Suggestion No. 2 is just as easy; it costs nothing and requires only your attention: Try a little kindness.

 

Not only will it benefit the recipient; it will benefit you.

 

So posits Marta Zaraska, who in her recently published "Growing Young: How Friendship, Optimism and Kindness Can Help You Live to 100," offers a convincing case for kindness and friendship as the most effective means of achieving well-being and longevity.

 

According to Zaraska, we embrace various diets, vitamin supplements, miracle foods and the latest cardio workouts, while science shows that friendships, purpose in life, empathy and kindness can be twice as effective in lowering mortality rates.

 

One example she cites is The Roseto Effect, so named for a small, close-knit community in eastern Pennsylvania settled by immigrants from southern Italy in the 1880s.

 

For decades, the people of Roseto were able to maintain their traditions and lifestyles from the old country. In time the community's abnormally low number of heart attacks and high number of centenarians attracted the attention of researchers studying longevity.

 

At first scientists suspected these Italians were benefiting from a Mediterranean diet, but the staple of Roseto residents was meatballs and sausage, often cooked in lard. They smoked and drank wine with abandon.

 

Scientists eventually reached the conclusion that a sense of community was the source of their longevity. At one time there were 22 civic clubs in this town of 2,000.

 

Volunteering, taking care of public spaces and caring for each other -- it was not uncommon for several generations of a family to live under one roof -- resulted in extraordinary good health.

 

In the 70s and 80s the community succumbed to the "American Dream," moving to the suburbs, buying cars and working longer hours, writes Zaraska. Guess what happened? Their health drifted down to the American average.

 

Zaraska argues that human connection -- something greatly reduced in the COVID era -- is not just a want, but a need. Studies show that loneliness leads to high blood pressure and depression.

 

Many have used this time to reconnect with old friends.

 

As I write this an old high school friend phoned from Texas where he now lives.

 

I know three ladies who meet for tea on a front porch once a week, cold weather notwithstanding. Friday they enjoyed their tea and conversation swaddled in blankets.

 

The daughter of a friend was having a challenging day in her job as a cashier in a large grocery store.

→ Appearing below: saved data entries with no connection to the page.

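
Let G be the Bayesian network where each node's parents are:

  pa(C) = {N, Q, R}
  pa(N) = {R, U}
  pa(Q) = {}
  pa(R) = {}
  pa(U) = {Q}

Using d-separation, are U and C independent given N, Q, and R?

Enumerating the 3 paths from U to C and testing each for blocking by {N, Q, R}:
Path 1: U ← Q → C
  Q is a fork here and Q is conditioned on, so the path is blocked at Q.
Path 2: U → N ← R → C
  R is a fork here and R is conditioned on, so the path is blocked at R.
Path 3: U → N → C
  N is a chain here and N is conditioned on, so the path is blocked at N.
All paths are blocked; U ⊥ C | {N, Q, R} holds.

Yes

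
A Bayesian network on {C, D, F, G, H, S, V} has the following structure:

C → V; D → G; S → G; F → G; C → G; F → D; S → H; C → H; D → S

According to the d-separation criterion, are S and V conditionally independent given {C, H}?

There are 4 undirected paths between S and V; checking each against the conditioning set {C, H}:
Path 1: S ← D ← F → G ← C → V
  G is a collider here and neither G nor any of its descendants is conditioned on, so the collider stays closed — the path is blocked at G.
Path 2: S ← D → G ← C → V
  G is a collider here and neither G nor any of its descendants is conditioned on, so the collider stays closed — the path is blocked at G.
Path 3: S → H ← C → V
  C is a fork here and C is conditioned on, so the path is blocked at C.
Path 4: S → G ← C → V
  G is a collider here and neither G nor any of its descendants is conditioned on, so the collider stays closed — the path is blocked at G.
All paths are blocked; S ⊥ V | {C, H} holds.

Yes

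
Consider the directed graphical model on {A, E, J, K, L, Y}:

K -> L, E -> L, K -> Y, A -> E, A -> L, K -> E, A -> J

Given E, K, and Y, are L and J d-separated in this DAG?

No — L and J are not d-separated given {E, K, Y}.

We examine all 3 paths between L and J:
  1. L ← A → J — A:fork[open] ⇒ active
  2. L ← K → E ← A → J — K:fork[blocks]; E:collider[open]; A:fork[open] ⇒ blocked
  3. L ← E ← A → J — E:chain[blocks]; A:fork[open] ⇒ blocked
At least one path is unblocked, so d-separation fails.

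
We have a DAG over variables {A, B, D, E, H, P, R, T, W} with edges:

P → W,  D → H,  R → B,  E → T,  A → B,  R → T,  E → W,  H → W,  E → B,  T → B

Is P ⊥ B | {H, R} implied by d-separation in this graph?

We examine all 3 paths between P and B:
Path 1: P → W ← E → B
  W is a collider here and neither W nor any of its descendants is conditioned on, so the collider stays closed — the path is blocked at W.
Path 2: P → W ← E → T → B
  W is a collider here and neither W nor any of its descendants is conditioned on, so the collider stays closed — the path is blocked at W.
Path 3: P → W ← E → T ← R → B
  W is a collider here and neither W nor any of its descendants is conditioned on, so the collider stays closed — the path is blocked at W.
Every path is blocked, so P and B are d-separated given {H, R}.

Yes — P and B are d-separated given {H, R}.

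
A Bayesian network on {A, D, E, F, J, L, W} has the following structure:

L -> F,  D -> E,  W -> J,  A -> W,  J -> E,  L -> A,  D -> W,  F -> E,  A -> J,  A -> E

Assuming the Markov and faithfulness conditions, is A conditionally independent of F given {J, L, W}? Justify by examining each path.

Enumerating the 6 paths from A to F and testing each for blocking by {J, L, W}:
  1. A → E ← F — E:collider[blocks] ⇒ blocked
  2. A → J → E ← F — J:chain[blocks]; E:collider[blocks] ⇒ blocked
  3. A → J ← W ← D → E ← F — J:collider[open]; W:chain[blocks]; D:fork[open]; E:collider[blocks] ⇒ blocked
  4. A → W → J → E ← F — W:chain[blocks]; J:chain[blocks]; E:collider[blocks] ⇒ blocked
  5. A → W ← D → E ← F — W:collider[open]; D:fork[open]; E:collider[blocks] ⇒ blocked
  6. A ← L → F — L:fork[blocks] ⇒ blocked
Every path is blocked, so A and F are d-separated given {J, L, W}.

Yes — A and F are d-separated given {J, L, W}.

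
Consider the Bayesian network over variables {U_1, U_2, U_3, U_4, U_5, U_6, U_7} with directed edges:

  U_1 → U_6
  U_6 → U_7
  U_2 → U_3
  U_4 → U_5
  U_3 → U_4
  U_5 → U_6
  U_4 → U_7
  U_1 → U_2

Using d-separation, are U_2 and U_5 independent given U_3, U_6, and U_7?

No — U_2 and U_5 are not d-separated given {U_3, U_6, U_7}.

Enumerating the 4 paths from U_2 to U_5 and testing each for blocking by {U_3, U_6, U_7}:
Path 1: U_2 ← U_1 → U_6 ← U_5
  U_1 is a fork and U_1 is not conditioned on; U_6 is a collider and U_6 is conditioned on, which opens it — no node blocks this path, so it is active.
Path 2: U_2 ← U_1 → U_6 → U_7 ← U_4 → U_5
  U_6 is a chain here and U_6 is conditioned on, so the path is blocked at U_6.
Path 3: U_2 → U_3 → U_4 → U_5
  U_3 is a chain here and U_3 is conditioned on, so the path is blocked at U_3.
Path 4: U_2 → U_3 → U_4 → U_7 ← U_6 ← U_5
  U_3 is a chain here and U_3 is conditioned on, so the path is blocked at U_3.
At least one path is unblocked, so d-separation fails.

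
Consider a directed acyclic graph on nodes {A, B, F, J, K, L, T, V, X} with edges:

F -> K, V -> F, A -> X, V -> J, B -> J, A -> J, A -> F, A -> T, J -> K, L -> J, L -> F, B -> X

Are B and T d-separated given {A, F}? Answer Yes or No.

Yes

Enumerating the 5 paths from B to T and testing each for blocking by {A, F}:
Path 1: B → X ← A → T
  X is a collider here and neither X nor any of its descendants is conditioned on, so the collider stays closed — the path is blocked at X.
Path 2: B → J ← L → F ← A → T
  J is a collider here and neither J nor any of its descendants is conditioned on, so the collider stays closed — the path is blocked at J.
Path 3: B → J → K ← F ← A → T
  K is a collider here and neither K nor any of its descendants is conditioned on, so the collider stays closed — the path is blocked at K.
Path 4: B → J ← A → T
  J is a collider here and neither J nor any of its descendants is conditioned on, so the collider stays closed — the path is blocked at J.
Path 5: B → J ← V → F ← A → T
  J is a collider here and neither J nor any of its descendants is conditioned on, so the collider stays closed — the path is blocked at J.
Since every path is blocked, d-separation holds.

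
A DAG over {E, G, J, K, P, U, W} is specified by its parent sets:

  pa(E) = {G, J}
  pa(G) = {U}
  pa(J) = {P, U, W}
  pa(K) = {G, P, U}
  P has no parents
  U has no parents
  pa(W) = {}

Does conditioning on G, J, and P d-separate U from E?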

A customer noticed and as she was paying for her groceries told the young girl to pick out a candy bar. She wanted to buy it for her. The small gesture transformed a dreary day. Both the giver and recipient were nourished.

 

Don't wait a moment longer. Pick up the phone, write a letter, show a stranger kindness.

 

It will make a difference. For them and for you.

 

 

 

Birney Imes III is the immediate past publisher of The Dispatch.